Kaoruco has directed and performed at London and Edinburgh festival 2002, the Japan Festival in Hungary 2004, the international dance festivals in Korea (2014 the Disabled Culture & Art Festival, 2015 Chang-mu Int’l Dance Fes and 2016 KIADA), as well as many international and domestic stages. On some of these stages, she performed with artists with disabilities she developed.
She also recorded two original songs in Germany in 2004 and released them in Japan. And in the summer semester of 2015, she taught her method as a part-time lecturer at the University of Tokyo.
Nature Vibration
Eager to communicate with people with severe disabilities, she came up with an idea to communicate with vibration of voice from the body. She started to explore nature and tried to resonate with waterfalls, rivers etc., using her voice surrounded by Nature.

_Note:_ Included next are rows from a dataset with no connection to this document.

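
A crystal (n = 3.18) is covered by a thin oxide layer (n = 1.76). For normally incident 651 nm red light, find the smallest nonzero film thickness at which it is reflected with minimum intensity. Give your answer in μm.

Top surface (1.0 → 1.76): reflection off a higher-index medium gives a half-wave phase shift.
At the lower boundary (n = 1.76 to n = 3.18) the reflected ray undergoes a half-wave phase shift.
The two reflections carry the same phase change, so no net offset.
So the condition for destructive reflection is 2 n t = (m + ½) λ.
Minimum at m = 0: t = λ / (4 n) = 651 / (4 × 1.76) = 92.5 nm.

0.0925 μm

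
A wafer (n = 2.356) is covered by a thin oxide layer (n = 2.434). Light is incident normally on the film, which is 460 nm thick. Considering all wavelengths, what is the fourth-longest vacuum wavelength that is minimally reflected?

560 nm

At the upper boundary (n = 1.0 to n = 2.434) the reflected ray undergoes a half-wave phase shift.
At the lower boundary (n = 2.434 to n = 2.356) the reflected ray undergoes no phase shift.
Exactly one π shift → a net half-wave offset.
With one net inversion, destructive interference in reflection requires 2 n t = m λ.
λ = 2 n t / m. The fourth-longest wavelength is m = 4: λ = 2 × 2.434 × 460 / 4.00 = 560 nm.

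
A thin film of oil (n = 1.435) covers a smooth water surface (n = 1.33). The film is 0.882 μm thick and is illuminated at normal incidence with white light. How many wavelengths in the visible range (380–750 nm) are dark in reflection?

At the upper boundary (n = 1.0 to n = 1.435) the reflected ray undergoes a half-wave phase shift.
Ray reflecting at the bottom interface goes from n = 1.435 toward n = 1.33: no phase shift.
Net: one phase inversion between the two reflected rays.
For dark reflection here: 2 n t = m λ.
λ = 2 n t / m = 2531 / m nm.
m=3: 844 nm (IR); m=4: 633 nm (visible); m=5: 506 nm (visible); m=6: 422 nm (visible); m=7: 362 nm (UV).

3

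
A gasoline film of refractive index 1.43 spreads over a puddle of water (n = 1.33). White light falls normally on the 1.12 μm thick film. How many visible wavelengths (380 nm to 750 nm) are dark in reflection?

Ray reflecting at the top interface goes from n = 1.0 toward n = 1.43: a half-wave phase shift.
Ray reflecting at the bottom interface goes from n = 1.43 toward n = 1.33: no phase shift.
Exactly one π shift → a net half-wave offset.
So the condition for destructive reflection is 2 n t = m λ.
λ = 2 n t / m = 3203 / m nm.
m=4: 801 nm (IR); m=5: 641 nm (visible); m=6: 534 nm (visible); m=7: 458 nm (visible); m=8: 400 nm (visible); m=9: 356 nm (UV).

4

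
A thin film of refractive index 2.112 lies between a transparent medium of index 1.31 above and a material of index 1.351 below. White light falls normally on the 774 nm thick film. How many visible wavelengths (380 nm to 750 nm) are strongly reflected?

At the upper boundary (n = 1.31 to n = 2.112) the reflected ray undergoes a half-wave phase shift.
Ray reflecting at the bottom interface goes from n = 2.112 toward n = 1.351: no phase shift.
Exactly one π shift → a net half-wave offset.
With one net inversion, constructive interference in reflection requires 2 n t = (m + ½) λ.
λ = 2 n t / (m + ½) = 3269 / (m + ½) nm.
m=3: 934 nm (IR); m=4: 727 nm (visible); m=5: 594 nm (visible); m=6: 503 nm (visible); m=7: 436 nm (visible); m=8: 385 nm (visible); m=9: 344 nm (UV).

5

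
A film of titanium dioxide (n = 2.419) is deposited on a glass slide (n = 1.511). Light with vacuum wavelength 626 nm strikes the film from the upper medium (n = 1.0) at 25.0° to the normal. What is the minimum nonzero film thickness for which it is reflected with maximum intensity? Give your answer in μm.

Top surface (1.0 → 2.419): reflection off a higher-index medium gives a half-wave phase shift.
Bottom surface (2.419 → 1.511): reflection off a lower-index medium gives no phase shift.
The two reflections differ by half a wavelength.
For bright reflection here: 2 n t cos θ_r = (m + ½) λ.
Snell's law: 1.0 sin 25.0° = 2.419 sin θ_r → sin θ_r = 0.175, cos θ_r = 0.985.
Minimum at m = 0: t = λ / (4 n cos θ_r) = 626 / (4 × 2.419 × 0.985) = 65.7 nm.

0.0657 μm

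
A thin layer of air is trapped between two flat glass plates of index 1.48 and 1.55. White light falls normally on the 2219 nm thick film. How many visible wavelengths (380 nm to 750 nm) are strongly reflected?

At the upper boundary (n = 1.48 to n = 1.0) the reflected ray undergoes no phase shift.
At the lower boundary (n = 1.0 to n = 1.55) the reflected ray undergoes a half-wave phase shift.
Exactly one π shift → a net half-wave offset.
For strong reflection here: 2 n t = (m + ½) λ.
λ = 2 n t / (m + ½) = 4438 / (m + ½) nm.
m=5: 807 nm (IR); m=6: 683 nm (visible); m=7: 592 nm (visible); m=8: 522 nm (visible); m=9: 467 nm (visible); m=10: 423 nm (visible); m=11: 386 nm (visible); m=12: 355 nm (UV).

6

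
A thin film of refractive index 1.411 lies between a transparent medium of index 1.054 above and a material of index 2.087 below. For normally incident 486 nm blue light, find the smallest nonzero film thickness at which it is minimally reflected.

Top surface (1.054 → 1.411): reflection off a higher-index medium gives a half-wave phase shift.
Ray reflecting at the bottom interface goes from n = 1.411 toward n = 2.087: a half-wave phase shift.
Net: no relative phase inversion (both shifts match).
For dark reflection here: 2 n t = (m + ½) λ.
Minimum at m = 0: t = λ / (4 n) = 486 / (4 × 1.411) = 86.1 nm.

86.1 nm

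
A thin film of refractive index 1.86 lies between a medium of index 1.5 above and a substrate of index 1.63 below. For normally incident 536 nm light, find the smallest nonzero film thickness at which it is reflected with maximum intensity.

72.0 nm

Top surface (1.5 → 1.86): reflection off a higher-index medium gives a half-wave phase shift.
At the lower boundary (n = 1.86 to n = 1.63) the reflected ray undergoes no phase shift.
The two reflections differ by half a wavelength.
So the condition for constructive reflection is 2 n t = (m + ½) λ.
Minimum at m = 0: t = λ / (4 n) = 536 / (4 × 1.86) = 72.0 nm.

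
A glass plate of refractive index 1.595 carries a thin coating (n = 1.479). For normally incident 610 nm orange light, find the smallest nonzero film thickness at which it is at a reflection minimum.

103 nm

Top surface (1.0 → 1.479): reflection off a higher-index medium gives a half-wave phase shift.
Ray reflecting at the bottom interface goes from n = 1.479 toward n = 1.595: a half-wave phase shift.
Net: no relative phase inversion (both shifts match).
For minimum reflection here: 2 n t = (m + ½) λ.
Minimum at m = 0: t = λ / (4 n) = 610 / (4 × 1.479) = 103 nm.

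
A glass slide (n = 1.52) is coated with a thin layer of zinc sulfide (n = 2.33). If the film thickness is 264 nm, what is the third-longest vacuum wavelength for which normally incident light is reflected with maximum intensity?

492 nm

At the upper boundary (n = 1.0 to n = 2.33) the reflected ray undergoes a half-wave phase shift.
Bottom surface (2.33 → 1.52): reflection off a lower-index medium gives no phase shift.
Exactly one π shift → a net half-wave offset.
With one net inversion, constructive interference in reflection requires 2 n t = (m + ½) λ.
λ = 2 n t / (m + ½). The third-longest wavelength is m = 2: λ = 2 × 2.33 × 264 / 2.50 = 492 nm.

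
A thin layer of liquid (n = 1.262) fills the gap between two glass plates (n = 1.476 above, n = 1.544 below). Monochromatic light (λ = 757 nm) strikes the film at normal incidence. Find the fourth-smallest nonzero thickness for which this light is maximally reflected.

1050 nm

At the upper boundary (n = 1.476 to n = 1.262) the reflected ray undergoes no phase shift.
Bottom surface (1.262 → 1.544): reflection off a higher-index medium gives a half-wave phase shift.
The two reflections differ by half a wavelength.
So the condition for constructive reflection is 2 n t = (m + ½) λ.
The fourth-smallest nonzero thickness corresponds to m = 3: t = (m + ½) λ / (2 n) = 3.50 × 757 / (2 × 1.262) = 1050 nm.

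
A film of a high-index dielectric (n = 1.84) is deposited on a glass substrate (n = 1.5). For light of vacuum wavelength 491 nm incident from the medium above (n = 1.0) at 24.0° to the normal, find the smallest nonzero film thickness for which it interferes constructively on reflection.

68.4 nm

Ray reflecting at the top interface goes from n = 1.0 toward n = 1.84: a half-wave phase shift.
Bottom surface (1.84 → 1.5): reflection off a lower-index medium gives no phase shift.
Net: one phase inversion between the two reflected rays.
So the condition for constructive reflection is 2 n t cos θ_r = (m + ½) λ.
Snell's law: 1.0 sin 24.0° = 1.84 sin θ_r → sin θ_r = 0.221, cos θ_r = 0.975.
Minimum at m = 0: t = λ / (4 n cos θ_r) = 491 / (4 × 1.84 × 0.975) = 68.4 nm.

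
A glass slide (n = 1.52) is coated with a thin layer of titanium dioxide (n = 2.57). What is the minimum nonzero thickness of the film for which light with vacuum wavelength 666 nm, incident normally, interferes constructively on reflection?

64.8 nm

At the upper boundary (n = 1.0 to n = 2.57) the reflected ray undergoes a half-wave phase shift.
Bottom surface (2.57 → 1.52): reflection off a lower-index medium gives no phase shift.
Net: one phase inversion between the two reflected rays.
With one net inversion, constructive interference in reflection requires 2 n t = (m + ½) λ.
Minimum at m = 0: t = λ / (4 n) = 666 / (4 × 2.57) = 64.8 nm.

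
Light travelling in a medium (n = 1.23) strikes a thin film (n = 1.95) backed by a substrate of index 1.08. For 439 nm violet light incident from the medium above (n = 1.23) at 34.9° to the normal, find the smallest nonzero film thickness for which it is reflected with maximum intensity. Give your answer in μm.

0.0603 μm

At the upper boundary (n = 1.23 to n = 1.95) the reflected ray undergoes a half-wave phase shift.
Bottom surface (1.95 → 1.08): reflection off a lower-index medium gives no phase shift.
Exactly one π shift → a net half-wave offset.
With one net inversion, constructive interference in reflection requires 2 n t cos θ_r = (m + ½) λ.
Snell's law: 1.23 sin 34.9° = 1.95 sin θ_r → sin θ_r = 0.361, cos θ_r = 0.933.
Minimum at m = 0: t = λ / (4 n cos θ_r) = 439 / (4 × 1.95 × 0.933) = 60.3 nm.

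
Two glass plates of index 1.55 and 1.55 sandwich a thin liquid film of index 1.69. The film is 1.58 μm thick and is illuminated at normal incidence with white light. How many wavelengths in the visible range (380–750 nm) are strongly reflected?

7

Ray reflecting at the top interface goes from n = 1.55 toward n = 1.69: a half-wave phase shift.
Bottom surface (1.69 → 1.55): reflection off a lower-index medium gives no phase shift.
Exactly one π shift → a net half-wave offset.
So the condition for constructive reflection is 2 n t = (m + ½) λ.
λ = 2 n t / (m + ½) = 5340 / (m + ½) nm.
m=6: 822 nm (IR); m=7: 712 nm (visible); m=8: 628 nm (visible); m=9: 562 nm (visible); m=10: 509 nm (visible); m=11: 464 nm (visible); m=12: 427 nm (visible); m=13: 396 nm (visible); m=14: 368 nm (UV).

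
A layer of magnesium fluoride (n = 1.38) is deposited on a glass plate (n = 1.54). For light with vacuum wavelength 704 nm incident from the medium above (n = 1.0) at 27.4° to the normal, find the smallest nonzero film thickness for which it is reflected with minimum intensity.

135 nm

At the upper boundary (n = 1.0 to n = 1.38) the reflected ray undergoes a half-wave phase shift.
Ray reflecting at the bottom interface goes from n = 1.38 toward n = 1.54: a half-wave phase shift.
Zero or two π shifts → no net half-wave offset.
For minimum reflection here: 2 n t cos θ_r = (m + ½) λ.
Snell's law: 1.0 sin 27.4° = 1.38 sin θ_r → sin θ_r = 0.333, cos θ_r = 0.943.
Minimum at m = 0: t = λ / (4 n cos θ_r) = 704 / (4 × 1.38 × 0.943) = 135 nm.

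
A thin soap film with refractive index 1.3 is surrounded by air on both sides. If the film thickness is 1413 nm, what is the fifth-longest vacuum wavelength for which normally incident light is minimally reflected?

735 nm

Ray reflecting at the top interface goes from n = 1.0 toward n = 1.3: a half-wave phase shift.
At the lower boundary (n = 1.3 to n = 1.0) the reflected ray undergoes no phase shift.
Net: one phase inversion between the two reflected rays.
For weak reflection here: 2 n t = m λ.
λ = 2 n t / m. The fifth-longest wavelength is m = 5: λ = 2 × 1.3 × 1413 / 5.00 = 735 nm.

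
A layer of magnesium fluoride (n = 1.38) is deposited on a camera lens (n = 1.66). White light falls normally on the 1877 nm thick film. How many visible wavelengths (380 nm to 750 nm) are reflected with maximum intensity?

At the upper boundary (n = 1.0 to n = 1.38) the reflected ray undergoes a half-wave phase shift.
Ray reflecting at the bottom interface goes from n = 1.38 toward n = 1.66: a half-wave phase shift.
The two reflections carry the same phase change, so no net offset.
For bright reflection here: 2 n t = m λ.
λ = 2 n t / m = 5181 / m nm.
m=6: 863 nm (IR); m=7: 740 nm (visible); m=8: 648 nm (visible); m=9: 576 nm (visible); m=10: 518 nm (visible); m=11: 471 nm (visible); m=12: 432 nm (visible); m=13: 399 nm (visible); m=14: 370 nm (UV).

7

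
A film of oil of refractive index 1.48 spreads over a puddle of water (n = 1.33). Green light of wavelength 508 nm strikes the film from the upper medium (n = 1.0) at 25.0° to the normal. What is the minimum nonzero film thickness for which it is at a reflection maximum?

89.5 nm

At the upper boundary (n = 1.0 to n = 1.48) the reflected ray undergoes a half-wave phase shift.
Bottom surface (1.48 → 1.33): reflection off a lower-index medium gives no phase shift.
Net: one phase inversion between the two reflected rays.
With one net inversion, constructive interference in reflection requires 2 n t cos θ_r = (m + ½) λ.
Snell's law: 1.0 sin 25.0° = 1.48 sin θ_r → sin θ_r = 0.286, cos θ_r = 0.958.
Minimum at m = 0: t = λ / (4 n cos θ_r) = 508 / (4 × 1.48 × 0.958) = 89.5 nm.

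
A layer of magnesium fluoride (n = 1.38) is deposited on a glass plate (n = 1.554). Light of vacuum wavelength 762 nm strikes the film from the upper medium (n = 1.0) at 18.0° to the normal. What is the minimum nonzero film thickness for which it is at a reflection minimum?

142 nm

Top surface (1.0 → 1.38): reflection off a higher-index medium gives a half-wave phase shift.
Bottom surface (1.38 → 1.554): reflection off a higher-index medium gives a half-wave phase shift.
Zero or two π shifts → no net half-wave offset.
So the condition for destructive reflection is 2 n t cos θ_r = (m + ½) λ.
Snell's law: 1.0 sin 18.0° = 1.38 sin θ_r → sin θ_r = 0.224, cos θ_r = 0.975.
Minimum at m = 0: t = λ / (4 n cos θ_r) = 762 / (4 × 1.38 × 0.975) = 142 nm.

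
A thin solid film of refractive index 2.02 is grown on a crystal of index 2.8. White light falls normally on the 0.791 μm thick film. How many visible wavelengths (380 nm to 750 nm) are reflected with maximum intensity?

4

Ray reflecting at the top interface goes from n = 1.0 toward n = 2.02: a half-wave phase shift.
At the lower boundary (n = 2.02 to n = 2.8) the reflected ray undergoes a half-wave phase shift.
The two reflections carry the same phase change, so no net offset.
With no net inversion, constructive interference in reflection requires 2 n t = m λ.
λ = 2 n t / m = 3196 / m nm.
m=4: 799 nm (IR); m=5: 639 nm (visible); m=6: 533 nm (visible); m=7: 457 nm (visible); m=8: 399 nm (visible); m=9: 355 nm (UV).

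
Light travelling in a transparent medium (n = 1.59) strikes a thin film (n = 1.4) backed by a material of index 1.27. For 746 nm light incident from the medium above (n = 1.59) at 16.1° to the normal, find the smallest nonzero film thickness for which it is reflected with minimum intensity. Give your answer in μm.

0.140 μm

At the upper boundary (n = 1.59 to n = 1.4) the reflected ray undergoes no phase shift.
At the lower boundary (n = 1.4 to n = 1.27) the reflected ray undergoes no phase shift.
Net: no relative phase inversion (both shifts match).
So the condition for destructive reflection is 2 n t cos θ_r = (m + ½) λ.
Snell's law: 1.59 sin 16.1° = 1.4 sin θ_r → sin θ_r = 0.315, cos θ_r = 0.949.
Minimum at m = 0: t = λ / (4 n cos θ_r) = 746 / (4 × 1.4 × 0.949) = 140 nm.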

She feels inherent vibrations and sounds from every single thing (flowers, trees, rocks and water etc.). Each has a different vibration and amazingly harmonizes with another.
She transformed the sense of vibrations to mimic words and movements. This led her to create “Nature Vibration,” an accumulation of what she practiced and feedback from Nature, in which anyone can maximize one's potential for self-realization.
The method consists of various tasks, simple to use and easy to understand for all the people, and nurtures the ability to express oneself with one's natural gift, even if the use of just one finger.
Through voice expression, which is neither a language nor lines, and creation of space that resonates and connects the stage and its audience, the Nature Vibration is an unique artistic method for everyone to understand each other regardless of differences including disabilities, genders, races and nationalities.
Yuko Nakano, a researcher at the University of Tokyo, has studied this method as part of the artistic creation process and has presented it at conferences and in journals.